ORIGINAL: speedster 1919
Well if I remember right as a kid my dad had a 1936 Stinson and he would lean engine to quit first and then hit kill switch. If the switch was bad he wouldn't know it because the leaning would kill the engine first. Just as engine was dying he would put fuel back to normal. A couple of members in my Model T club have good running but wore out engines . When warmed up and shut off will self start just by turning on key. This is not magnito but battery fired coils. This will not happen on a fresher (higher compression engine) I could see a big person lean on a prop of a well worn airplane engine and turn it just fast enough to create a spark.

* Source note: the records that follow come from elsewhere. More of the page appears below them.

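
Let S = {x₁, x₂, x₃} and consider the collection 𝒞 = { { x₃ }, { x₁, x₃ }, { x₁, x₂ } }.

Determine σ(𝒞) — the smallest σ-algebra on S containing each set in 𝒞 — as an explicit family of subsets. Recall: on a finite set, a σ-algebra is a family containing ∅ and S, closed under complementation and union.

Start: 𝒞 ∪ {∅, S} = { {}, { x₃ }, { x₁, x₂ }, { x₁, x₃ }, S }.
Pass 1 (1 new):
  { x₂ }  = S∖{ x₁, x₃ }
  — 6 sets.
Pass 2. New:
  { x₂, x₃ }  = { x₃ } ∪ { x₂ }
  — 7 sets.
Pass 3: +1 →
  { x₁ }  = S∖{ x₂, x₃ }
  — 8 sets.
Pass 4: stable.

Hence σ(𝒞) has 8 members: { {}, { x₁ }, { x₂ }, { x₃ }, { x₁, x₂ }, { x₁, x₃ }, { x₂, x₃ }, S }.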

There is no such thing as a 200 lb catfish in the USA. Record is about 100 lb but if you caught that on 2 lb test line you'd be famous. This is just an old urban legend around if your a fisherman...............
----------------
If I'm not mistaken, the old, ancient Fords did not use breaker points in a distributor to fire the spark plug. The ignition coil was set up with enough capacitance to go into resonance (self oscillation - producing sparks continuously). The compression in the engines was low enough that the piston had to be a fare way up the cylinder bore before the continuously sparking spark plug would ignite the mixture. It was similar to glow operation in that the plug was always lit. Later, they became more sophisticated and used a distributor as we know it. If I am wrong, please let me know. But be forewarned that the pulsejet guys were using these old spark systems to ignite their pulsejets, so I know these ignitions existed for a fact. Although it is possible that they had to be modified to operate in the "constant on" mode.